Bereits um das Jahr 3.000 vor Christus gab es erste Sonnenuhren, die von den Ägyptern und Sumerern entwickelt wurden. Diese primitiven Formen der Zeitmessung benötigten lediglich einen Stock, den man in den Boden steckte. Anhand des Schattens konnte man dann ablesen, wie weit der Tag bereits fortgeschritten war. Das Problem: Weder eine korrekte Einteilung in einzelne Zeitintervalle (Stunden, Minuten, Sekunden) war möglich, noch das Ablesen der Uhrzeit, wenn die Sonne nicht schien.
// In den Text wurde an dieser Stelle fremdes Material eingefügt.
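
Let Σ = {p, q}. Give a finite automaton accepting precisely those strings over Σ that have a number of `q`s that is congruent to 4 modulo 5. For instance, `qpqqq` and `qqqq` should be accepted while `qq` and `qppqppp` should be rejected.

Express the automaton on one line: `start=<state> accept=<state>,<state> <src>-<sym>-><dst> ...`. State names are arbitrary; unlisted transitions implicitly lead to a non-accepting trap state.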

Rund 1.000 Jahre nach den ersten dokumentierten Sonnenuhren, also etwa 2.000 vor Christus, teilten die Babylonier bereits den Tag in 24 Stunden (bzw. 12 Stunden für den Tag und 12 Stunden für die Nacht), während jede Stunde bereits auf 60 Minuten kam. Auch die Ägypter führten diese Einteilung der Tageszeit ein, allerdings wurden hier bereits feststehende Obelisken aus Stein genutzt. Diese konnten zwar ebenfalls nur bei Sonnenlicht abgelesen werden, allerdings war der feste und stabile Stand dieser Obelisken ein Garant dafür, dass eine einmal angebrachte Skala sich nicht mehr auf Grund von äußeren Einflüssen verändern würde.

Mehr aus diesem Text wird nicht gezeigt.